In an effort to attract younger viewers without offending the older ones, Indian TV is now showing some of America’s edgiest shows ― but cutting out the edge.

As India urbanizes and its middle class grows, a delicate dilemma has hit a media culture long dominated by local TV shows aimed at rural audiences, such as the soap opera “Baalika Vadhu’’ or “Child Bride,’’ about a girl married off at age 10. While the young and hip audiences that attract advertising dollars want foreign imports, no broadcaster wants to upset conservative viewers or attract government ire.

“This is a very sensitive time for the media in India,’’ said TV critic Shailaja Bajpai. “Many stations are afraid of government banning orders,’’ but at the same time, output needs refreshing to bring in audiences.’’

So TV channels resort to inconsistent and clumsy self-censorship, snipping scenes that are central to a show’s plot with abandon. While they bleep out profanities, they will also cut a reference to the drug “crack’’ from one part of a show, while letting it slide a few minutes later.

Even more absurd are the imports that have English subtitles to assist those with a shaky grasp of the language. Censors often let the spoken word slide through, but change it or strike it completely from the subtitles. So while a character on “The Big Bang Theory’’ is allowed to say the word “intimate,’’ the subtitles only showed “int ―― .’’

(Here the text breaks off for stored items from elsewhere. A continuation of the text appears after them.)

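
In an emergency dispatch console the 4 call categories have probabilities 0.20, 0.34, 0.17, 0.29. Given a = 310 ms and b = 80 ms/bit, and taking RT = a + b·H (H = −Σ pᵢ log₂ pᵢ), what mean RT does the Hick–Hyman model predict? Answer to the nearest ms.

466 ms

Entropy contributions −pᵢ log₂ pᵢ: 0.4644, 0.5292, 0.4346, 0.5179; sum H = 1.9461 bits.
RT = a + bH = 310 + 80·1.9461 = 465.68 ms.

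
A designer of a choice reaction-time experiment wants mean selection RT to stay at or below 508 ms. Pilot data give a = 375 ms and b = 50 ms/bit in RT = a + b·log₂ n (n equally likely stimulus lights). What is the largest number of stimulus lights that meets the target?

50·log₂ n ≤ 508 − 375 = 133, giving log₂ n ≤ 2.6600 and n ≤ 6.320. The largest whole number is 6.

6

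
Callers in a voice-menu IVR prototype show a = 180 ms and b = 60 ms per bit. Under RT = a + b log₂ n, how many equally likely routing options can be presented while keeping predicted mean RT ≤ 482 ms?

60·log₂ n ≤ 482 − 180 = 302, giving log₂ n ≤ 5.0333 and n ≤ 32.748. The largest whole number is 32.

32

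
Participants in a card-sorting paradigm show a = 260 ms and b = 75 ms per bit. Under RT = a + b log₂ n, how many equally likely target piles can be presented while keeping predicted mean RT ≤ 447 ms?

5

Information budget: (447 − 260)/75 = 2.4933 bits, so n ≤ 2^2.4933 = 5.631 → at most 5.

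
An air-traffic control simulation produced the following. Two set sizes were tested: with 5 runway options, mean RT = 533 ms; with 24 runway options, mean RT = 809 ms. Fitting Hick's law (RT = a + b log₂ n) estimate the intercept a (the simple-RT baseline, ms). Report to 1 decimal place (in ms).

249.8 ms

b = (RT₂ − RT₁)/(log₂ n₂ − log₂ n₁) = (809 − 533)/(4.5850 − 2.3219) = 121.960 ms/bit.
Intercept: a = 533 − 121.960·log₂(5) = 249.817 ms.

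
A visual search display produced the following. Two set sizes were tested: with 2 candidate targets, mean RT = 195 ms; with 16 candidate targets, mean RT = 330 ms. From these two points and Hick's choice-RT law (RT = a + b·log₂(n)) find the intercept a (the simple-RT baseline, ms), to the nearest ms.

b = (RT₂ − RT₁)/(log₂ n₂ − log₂ n₁) = (330 − 195)/(4 − 1) = 45 ms/bit.
a = RT₁ − b·log₂ n₁ = 195 − 45 × 1 = 150.000 ms.

150 ms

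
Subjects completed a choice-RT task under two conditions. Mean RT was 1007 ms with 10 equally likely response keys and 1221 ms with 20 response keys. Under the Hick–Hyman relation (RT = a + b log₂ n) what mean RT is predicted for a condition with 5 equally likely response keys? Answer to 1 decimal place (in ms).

Fit slope and intercept:
  b = (1221 − 1007) / (log₂ 20 − log₂ 10) = 214 / (4.3219 − 3.3219) = 214.000 ms/bit
  a = 1007 − 214.000 × 3.3219 = 296.107 ms
Then RT(5) = 296.107 + 214.000 × log₂ 5 = 296.107 + 214.000 × 2.3219 ≈ 793.000 ms.

793.0 ms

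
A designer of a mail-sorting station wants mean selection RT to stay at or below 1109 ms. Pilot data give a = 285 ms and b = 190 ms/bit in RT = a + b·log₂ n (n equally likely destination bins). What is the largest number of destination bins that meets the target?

20

Set 285 + 190·log₂ n ≤ 1109 → log₂ n ≤ (1109 − 285)/190 = 4.3368.
So n ≤ 2^4.3368 = 20.208; the largest integer n is 20.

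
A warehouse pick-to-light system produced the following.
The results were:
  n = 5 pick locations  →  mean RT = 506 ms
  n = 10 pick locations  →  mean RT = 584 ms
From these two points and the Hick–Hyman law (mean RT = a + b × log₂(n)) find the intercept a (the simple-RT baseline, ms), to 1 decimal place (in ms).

Slope: b = (584 − 506) / (log₂ 10 − log₂ 5) = 78/1.0000 = 78.000 ms/bit.
a = RT₁ − b·log₂ n₁ = 506 − 78.000 × 2.3219 = 324.890 ms.

324.9 ms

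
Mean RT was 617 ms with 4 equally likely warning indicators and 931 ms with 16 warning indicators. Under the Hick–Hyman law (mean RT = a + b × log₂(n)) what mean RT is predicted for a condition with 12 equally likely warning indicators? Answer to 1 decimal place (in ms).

With log₂ n on the abscissa the relation is linear; from the two conditions:
  b = (931 − 617) / (log₂ 16 − log₂ 4) = 314 / (4 − 2) = 157.000 ms/bit
  a = 617 − 157.000 × 2 = 303.000 ms
Then RT(12) = 303.000 + 157.000 × log₂ 12 = 303.000 + 157.000 × 3.5850 ≈ 865.839 ms.

865.8 ms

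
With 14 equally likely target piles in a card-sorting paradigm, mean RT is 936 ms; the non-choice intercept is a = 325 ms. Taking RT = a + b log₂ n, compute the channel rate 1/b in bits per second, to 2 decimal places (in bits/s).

b = (936 − 325)/log₂ 14 = 611/3.8074 = 160.479 ms per bit = 0.16048 s/bit; the reciprocal is 6.231 bits/s.

6.23 bits/s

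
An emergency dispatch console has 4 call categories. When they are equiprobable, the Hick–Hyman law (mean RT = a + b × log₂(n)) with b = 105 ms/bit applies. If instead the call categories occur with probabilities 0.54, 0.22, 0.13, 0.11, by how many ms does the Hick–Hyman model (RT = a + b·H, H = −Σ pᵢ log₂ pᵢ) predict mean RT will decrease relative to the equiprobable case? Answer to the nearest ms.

32 ms

Equiprobable entropy H₀ = log₂ 4 = 2.0000 bits.
Skewed entropy H = −Σ pᵢ log₂ pᵢ = 1.6935 bits.
ΔRT = b·(H₀ − H) = 105 × 0.3065 = 32.18 ms.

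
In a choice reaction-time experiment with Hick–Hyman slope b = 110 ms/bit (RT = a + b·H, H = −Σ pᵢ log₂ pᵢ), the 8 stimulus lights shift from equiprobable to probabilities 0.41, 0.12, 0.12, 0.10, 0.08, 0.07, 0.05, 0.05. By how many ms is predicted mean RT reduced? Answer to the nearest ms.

Equiprobable entropy H₀ = log₂ 8 = 3.0000 bits.
Skewed entropy H = −Σ pᵢ log₂ pᵢ = 2.5860 bits.
ΔRT = b·(H₀ − H) = 110 × 0.4140 = 45.54 ms.

46 ms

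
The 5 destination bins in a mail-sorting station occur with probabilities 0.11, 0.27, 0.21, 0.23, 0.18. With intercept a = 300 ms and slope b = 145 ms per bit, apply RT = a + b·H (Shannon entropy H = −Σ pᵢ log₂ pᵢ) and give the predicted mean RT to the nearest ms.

Entropy contributions −pᵢ log₂ pᵢ: 0.3503, 0.5100, 0.4728, 0.4877, 0.4453; sum H = 2.2661 bits.
RT = a + bH = 300 + 145·2.2661 = 628.59 ms.

629 ms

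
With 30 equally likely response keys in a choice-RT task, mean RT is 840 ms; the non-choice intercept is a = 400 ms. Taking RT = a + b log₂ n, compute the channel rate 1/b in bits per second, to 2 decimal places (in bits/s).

11.15 bits/s

Choice component = 840 − 400 = 440 ms over log₂(30) = 4.9069 bits.
b = 440 / 4.9069 = 89.670 ms/bit, so 1/b = 11.152 bits/s.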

One incident turned an episode of “Friends’’ into a legend of unwatchable TV. The show hinged on the gag that two pages in a cookbook got stuck together and the character Rachel mistakenly made a fruit pastry with beef. The station bleeped out the word “beef,’’ a show of sensitivity for Hindus’ reverence for cows, leaving viewers to guess why her diners were so disgusted.

It’s just as perplexing for the suddenly chaste vampires of HBO’s lusty “True Blood’’ and for the serial killer star of “Dexter,’’ who is constantly changing blood-splattered clothes for no apparent reason on Indian TV. Or for David Duchovny’s “Californication’’ lech Hank Moody, who disappears into a bedroom with a beautiful women and then suddenly appears in a disjointed scene from later in the episode.

Nevertheless, young Indians, who have embraced Levis, McDonalds and MTV, are hungering for Western television.